RNA experiments leap to front in vaccine race
In the global race to beat back the coronavirus pandemic, scientists in Britain, Germany, China and the United States are pushing to develop, and possibly manufacture, millions of doses of vaccine in a completely new way.
This promising – but unproven – new generation of vaccine technologies is based on deploying a tiny snip of genetic code called messenger RNA to trigger the immune system. It has never before been approved for use.

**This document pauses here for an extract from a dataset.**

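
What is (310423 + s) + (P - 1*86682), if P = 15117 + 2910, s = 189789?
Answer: 431557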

But almost overnight, these cuttingedge RNA vaccine efforts have leaped forward as top candidates to fight covid19. Some developers plan to have tens of millions of doses ready by the end of the year.
Elegant in theory, efficacious in the laboratory but untested in the real world, the possible RNA vaccines are especially attractive because they might be cheaper, easier and faster to manufacture on a massive scale – at least one team boasts it could partner with producers in developing countries to provide millions of vials for as little as US$5 a pop.
More than 150 possible vaccines are now being developed by multinational pharmaceutical companies, academic groups and government laboratories around the world, many using traditional protocols used to make flu and other vaccines for decades.
At least 17 teams are now testing their potential vaccines in humans – and at least five of these are betting on RNA vaccines.
The RNA group has been among the first out of the gate because they can be rapidly designed on computers, using just the genetic sequence of the coronavirus that was shared online in early January.
The stakes, and risks, are enormous. ‘‘This is the greatest science experiment in vaccinology that’s ever been done,’’ said Andrew Ward, a structural biologist at the Scripps Research Institutein La Jolla, Calif. ‘‘It’s literally testing all the different technologies, and it’s going to be cool to see how this all shakes out.’’
The RNA vaccines under study come from a small laboratory at Imperial College London, from the People’s Liberation Army Academy of Military Sciences in China, from three large pharmaceutical companies – Pfizer, Moderna and CureVac – and their partners.
They’re competing alongside groups pursing a slew of other methods, including the use of inactivated or killed virus or bits of the virus – a traditional strategy used against seasonal flu and other pathogens.
Among the first to begin human trials is a self-amplifying RNA vaccine developed by the British professor Robin Shattock, 57.
Within days of the virus emerging in Wuhan, China, and the genetic sequence of the coronavirus being published, Shattock and his small team at Imperial College London went to work.
In the past week, at an anonymous clinic in west London that cannot be named for security reasons, the first nine volunteers got a jab from the Imperial College vaccine.
‘‘They seem to have responded well,’’ Shattock said.
Another 300 volunteers will receive the dose over the summer. Imperial College hopes to launch a 6,000-person trial in October.